Eugene Leitl wrote:
> email@example.com writes:
> Well, there seem to be at least 20 Mt water buried at the
> pole(s). Let's await the Lunar Prospector crash, perhaps if we're
> lucky we'll see some water spectroscopically.
> Using it for fuel would be somewhat wasteful, though. Otoh, there is
> no telling how much water ice a comet core has, the difficulties to
> capture it and spin it down to lunar surface are not so very small
A ban on removing water from the Moon would be the only environmental law I could think of for space.
> > As of a couple of years ago the leading contendor was a mixture of aluminum
> > powder and liquid oxygen; it's not very efficient, but good enough to get
> > you to lunar orbit and/or heading back to Earth with a reasonable mass
> > ratio.
> The very best fuel on the Moon is obviously a linear motor/mass
> driver. One needs to make a ramp (using the best angle, which?)
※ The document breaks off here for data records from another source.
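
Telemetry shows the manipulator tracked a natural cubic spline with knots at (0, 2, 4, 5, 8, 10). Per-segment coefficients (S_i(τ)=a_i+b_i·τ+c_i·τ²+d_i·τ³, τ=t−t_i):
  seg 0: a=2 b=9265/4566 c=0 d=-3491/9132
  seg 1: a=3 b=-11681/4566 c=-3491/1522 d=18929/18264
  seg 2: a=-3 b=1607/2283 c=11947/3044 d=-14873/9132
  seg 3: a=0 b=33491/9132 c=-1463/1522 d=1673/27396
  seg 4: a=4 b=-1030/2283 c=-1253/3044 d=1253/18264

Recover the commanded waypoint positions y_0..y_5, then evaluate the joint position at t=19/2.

y_0 = S_0(0) = a_0 = 2
y_1 = S_1(0) = a_1 = 3
y_2 = S_2(0) = a_2 = -3
y_3 = S_3(0) = a_3 = 0
y_4 = S_4(0) = a_4 = 4
y_5 = S_4(2) = 2
t_q=19/2 is in segment 4 (τ=3/2); S_4(τ)=128025/48704

y_0=2 y_1=3 y_2=-3 y_3=0 y_4=4 y_5=2
S(19/2) = 128025/48704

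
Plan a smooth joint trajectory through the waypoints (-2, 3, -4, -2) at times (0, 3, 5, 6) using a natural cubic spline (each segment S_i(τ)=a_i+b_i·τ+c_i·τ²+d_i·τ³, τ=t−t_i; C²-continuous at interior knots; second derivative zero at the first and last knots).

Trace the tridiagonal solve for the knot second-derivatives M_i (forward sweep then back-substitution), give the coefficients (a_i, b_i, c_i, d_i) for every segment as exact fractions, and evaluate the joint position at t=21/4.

  seg 0: a=-2 b=47/12 c=0 d=-1/4
  seg 1: a=3 b=-17/6 c=-9/4 d=23/24
  seg 2: a=-4 b=-1/3 c=7/2 d=-7/6
S(21/4) = -497/128

Δ: Δ0=5/3, Δ1=-7/2, Δ2=2
row 1: diag=10, rhs=-31; c'=1/5, d'=-31/10
row 2: denom=6−2·1/5=28/5; d'=(33−2·-31/10)/(28/5)=7
back: M2=7
back: M1=-31/10−1/5·7=-9/2
M: M0=0, M1=-9/2, M2=7, M3=0
seg 0: a=-2, c=M0/2=0, d=(M1−M0)/(6·3)=-1/4, b=Δ0−h0·(2M0+M1)/6=47/12
seg 1: a=3, c=M1/2=-9/4, d=(M2−M1)/(6·2)=23/24, b=Δ1−h1·(2M1+M2)/6=-17/6
seg 2: a=-4, c=M2/2=7/2, d=(M3−M2)/(6·1)=-7/6, b=Δ2−h2·(2M2+M3)/6=-1/3
t_q=21/4 → seg 2, τ=1/4; S=-4+-1/3·τ+7/2·τ²+-7/6·τ³=-497/128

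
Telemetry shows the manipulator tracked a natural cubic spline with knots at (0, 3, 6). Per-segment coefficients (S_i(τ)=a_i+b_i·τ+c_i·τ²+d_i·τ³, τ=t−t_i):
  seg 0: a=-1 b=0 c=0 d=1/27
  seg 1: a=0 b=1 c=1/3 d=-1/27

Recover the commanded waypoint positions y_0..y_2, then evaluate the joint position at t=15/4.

y_0 = S_0(0) = a_0 = -1
y_1 = S_1(0) = a_1 = 0
y_2 = S_1(3) = 5
t_q=15/4 is in segment 1 (τ=3/4); S_1(τ)=59/64

y_0=-1 y_1=0 y_2=5
S(15/4) = 59/64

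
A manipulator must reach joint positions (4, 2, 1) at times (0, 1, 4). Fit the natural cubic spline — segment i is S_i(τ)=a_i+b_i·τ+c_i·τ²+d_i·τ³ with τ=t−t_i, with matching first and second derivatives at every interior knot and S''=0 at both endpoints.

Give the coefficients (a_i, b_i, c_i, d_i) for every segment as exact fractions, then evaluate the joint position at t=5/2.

Δ: Δ0=-2, Δ1=-1/3
row 1: diag=8, rhs=10; c'=3/8, d'=5/4
back: M1=5/4
M: M0=0, M1=5/4, M2=0
seg 0: a=4, c=M0/2=0, d=(M1−M0)/(6·1)=5/24, b=Δ0−h0·(2M0+M1)/6=-53/24
seg 1: a=2, c=M1/2=5/8, d=(M2−M1)/(6·3)=-5/72, b=Δ1−h1·(2M1+M2)/6=-19/12
t_q=5/2 → seg 1, τ=3/2; S=2+-19/12·τ+5/8·τ²+-5/72·τ³=51/64

  seg 0: a=4 b=-53/24 c=0 d=5/24
  seg 1: a=2 b=-19/12 c=5/8 d=-5/72
S(5/2) = 51/64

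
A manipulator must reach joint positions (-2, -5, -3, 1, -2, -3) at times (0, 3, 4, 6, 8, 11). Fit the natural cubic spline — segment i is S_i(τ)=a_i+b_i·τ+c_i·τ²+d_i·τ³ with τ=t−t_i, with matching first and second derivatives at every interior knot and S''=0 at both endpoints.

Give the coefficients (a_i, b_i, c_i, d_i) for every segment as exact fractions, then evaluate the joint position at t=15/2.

Δ: Δ0=-1, Δ1=2, Δ2=2, Δ3=-3/2, Δ4=-1/3
row 1: diag=8, rhs=18; c'=1/8, d'=9/4
row 2: denom=6−1·1/8=47/8; d'=(0−1·9/4)/(47/8)=-18/47
row 3: denom=8−2·16/47=344/47; d'=(-21−2·-18/47)/(344/47)=-951/344
row 4: denom=10−2·47/172=813/86; d'=(7−2·-951/344)/(813/86)=2155/1626
back: M4=2155/1626
back: M3=-951/344−47/172·2155/1626=-2542/813
back: M2=-18/47−16/47·-2542/813=554/813
back: M1=9/4−1/8·554/813=1760/813
M: M0=0, M1=1760/813, M2=554/813, M3=-2542/813, M4=2155/1626, M5=0
seg 0: a=-2, c=M0/2=0, d=(M1−M0)/(6·3)=880/7317, b=Δ0−h0·(2M0+M1)/6=-1693/813
seg 1: a=-5, c=M1/2=880/813, d=(M2−M1)/(6·1)=-67/271, b=Δ1−h1·(2M1+M2)/6=947/813
seg 2: a=-3, c=M2/2=277/813, d=(M3−M2)/(6·2)=-86/271, b=Δ2−h2·(2M2+M3)/6=2104/813
seg 3: a=1, c=M3/2=-1271/813, d=(M4−M3)/(6·2)=2413/6504, b=Δ3−h3·(2M3+M4)/6=116/813
seg 4: a=-2, c=M4/2=2155/3252, d=(M5−M4)/(6·3)=-2155/29268, b=Δ4−h4·(2M4+M5)/6=-899/542
t_q=15/2 → seg 3, τ=3/2; S=1+116/813·τ+-1271/813·τ²+2413/6504·τ³=-18235/17344

  seg 0: a=-2 b=-1693/813 c=0 d=880/7317
  seg 1: a=-5 b=947/813 c=880/813 d=-67/271
  seg 2: a=-3 b=2104/813 c=277/813 d=-86/271
  seg 3: a=1 b=116/813 c=-1271/813 d=2413/6504
  seg 4: a=-2 b=-899/542 c=2155/3252 d=-2155/29268
S(15/2) = -18235/17344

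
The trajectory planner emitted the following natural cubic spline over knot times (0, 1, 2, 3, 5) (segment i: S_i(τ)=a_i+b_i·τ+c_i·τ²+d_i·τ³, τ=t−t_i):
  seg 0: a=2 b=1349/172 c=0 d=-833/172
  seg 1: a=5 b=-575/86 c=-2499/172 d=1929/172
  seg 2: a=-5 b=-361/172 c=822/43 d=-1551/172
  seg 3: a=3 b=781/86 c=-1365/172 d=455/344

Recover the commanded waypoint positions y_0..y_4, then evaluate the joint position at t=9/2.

y_0=2 y_1=5 y_2=-5 y_3=3 y_4=0
S(9/2) = 8889/2752

y_0 = S_0(0) = a_0 = 2
y_1 = S_1(0) = a_1 = 5
y_2 = S_2(0) = a_2 = -5
y_3 = S_3(0) = a_3 = 3
y_4 = S_3(2) = 0
t_q=9/2 is in segment 3 (τ=3/2); S_3(τ)=8889/2752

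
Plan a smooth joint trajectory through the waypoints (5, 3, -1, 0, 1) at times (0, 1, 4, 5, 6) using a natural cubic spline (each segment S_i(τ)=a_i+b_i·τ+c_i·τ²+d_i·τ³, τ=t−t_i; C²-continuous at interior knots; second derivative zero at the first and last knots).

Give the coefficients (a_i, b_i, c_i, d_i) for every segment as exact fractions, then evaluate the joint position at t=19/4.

  seg 0: a=5 b=-625/318 c=0 d=-11/318
  seg 1: a=3 b=-329/159 c=-11/106 d=37/318
  seg 2: a=-1 b=143/318 c=50/53 d=-125/318
  seg 3: a=0 b=184/159 c=-25/106 d=25/318
S(19/4) = -2021/6784

Δ: Δ0=-2, Δ1=-4/3, Δ2=1, Δ3=1
row 1: diag=8, rhs=4; c'=3/8, d'=1/2
row 2: denom=8−3·3/8=55/8; d'=(14−3·1/2)/(55/8)=20/11
row 3: denom=4−1·8/55=212/55; d'=(0−1·20/11)/(212/55)=-25/53
back: M3=-25/53
back: M2=20/11−8/55·-25/53=100/53
back: M1=1/2−3/8·100/53=-11/53
M: M0=0, M1=-11/53, M2=100/53, M3=-25/53, M4=0
seg 0: a=5, c=M0/2=0, d=(M1−M0)/(6·1)=-11/318, b=Δ0−h0·(2M0+M1)/6=-625/318
seg 1: a=3, c=M1/2=-11/106, d=(M2−M1)/(6·3)=37/318, b=Δ1−h1·(2M1+M2)/6=-329/159
seg 2: a=-1, c=M2/2=50/53, d=(M3−M2)/(6·1)=-125/318, b=Δ2−h2·(2M2+M3)/6=143/318
seg 3: a=0, c=M3/2=-25/106, d=(M4−M3)/(6·1)=25/318, b=Δ3−h3·(2M3+M4)/6=184/159
t_q=19/4 → seg 2, τ=3/4; S=-1+143/318·τ+50/53·τ²+-125/318·τ³=-2021/6784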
No angle, makes your perigee the surface.
> regolith/solar-oven made regolith glass bricks, and create a means of
> fabricating PV arrays (maybe just sputtering appropriately doped (made
> in situ or imported) silicon on lunar soil glass panes, which can be
> made by melting the surface of finely powdered regolith, giving time
> to anneal/cool and then simply lift them off the powder surface). I am
> not sure if lunar soil (without adding cryolith) is suitable for melt
> electrolysis, one can certainly use hydrogen (from polar ice)
> reduction to get at the iron (see according NASA papers).
heating regolith to about 600 deg C causes it to outgass its oxygen.
> Another nice point about a linear mass driver is that in the simplest
> implementation it is just a linear array of identical modules:
> solenoids, high-voltage capacitors and control logic (could be made as
> "vacuum tubes", as even process-contaminated vacuum is probably better
> than what is inside your CRT). Optimal for automated
> mass-production. With time doubtlessly different techniques will be
> developed: wet metallurgy, electron beam ovens, massively parallel
> preparative mass spectroscopy for separation, on the long run even
> nanotechnological methods, which would be obviously best.
> By firing 10 kg packets each minute it could put 14 t/day, or 5
> kT/year of material into orbit. And I guess these are very
> conservative estimates.
> What most astonishes me most is how little attention this angle of
> attack receives. Space simulator chambers are a lot cheaper than
> shooting the stuff in orbit to test. Also, Earth gravity arguably
> reflects lunar situation better than microgravity conditions (these
> will be necessary for asteroid processes though).
O'Neil's space colonization study was the opus on this area.